Good thread, but ignores one of the most — if not the most — important economic cause of this: student loans! Loans cause inflation, because in many cases (including this one), inflation is just a surfeit of money in a certain market.
For the past three decades, student loans have been easier to get and more prevalent than ever in history. Part of that is lower interest rates, part of that is subsidies, and part of that is just a cultural change. However, just a simple economic truism is that an increasing pool of money leads to an inflationary spiral.

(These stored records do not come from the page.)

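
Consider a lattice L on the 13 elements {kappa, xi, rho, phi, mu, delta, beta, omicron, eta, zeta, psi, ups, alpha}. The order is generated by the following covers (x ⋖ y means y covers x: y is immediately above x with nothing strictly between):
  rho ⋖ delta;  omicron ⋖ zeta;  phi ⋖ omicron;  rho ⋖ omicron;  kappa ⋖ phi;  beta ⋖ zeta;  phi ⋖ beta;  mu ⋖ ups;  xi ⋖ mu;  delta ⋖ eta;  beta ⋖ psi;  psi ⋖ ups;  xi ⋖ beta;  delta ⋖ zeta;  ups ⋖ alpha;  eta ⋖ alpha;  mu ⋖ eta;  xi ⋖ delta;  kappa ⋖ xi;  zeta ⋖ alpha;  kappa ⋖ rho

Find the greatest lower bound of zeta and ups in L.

Common lower bounds of {zeta, ups}: beta, kappa, phi, xi.
The greatest among these is beta.

beta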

And available money will not go unused, even if it doesn’t go to teaching. And that’s exactly what happened — it didn’t go to teaching. Instead, it was devoted to instantiating the administrative apparatuses that are now destroying universities, and those climbing walls, those deluxe gyms, all those amenities that are now de rigeur but were unknown even in the 1980s. It also becomes self-sustaining: as more money is available via student loans, universities add more admins and amenities as they realize they can raise tuition which will be covered by loans. As they then need to pay to maintain these new cost burdens, and to improve it to compete with other colleges, tuition rises again. As tuition rises, universities can then fund more of this useless stuff. But that then requires more and larger loans to pay for this increased tuition. And on and on, ad infinitum.
That’s just basic inflation, and a lot (I’d estimate 70%) of the rise in college costs are due to this loan-created inflationary spiral.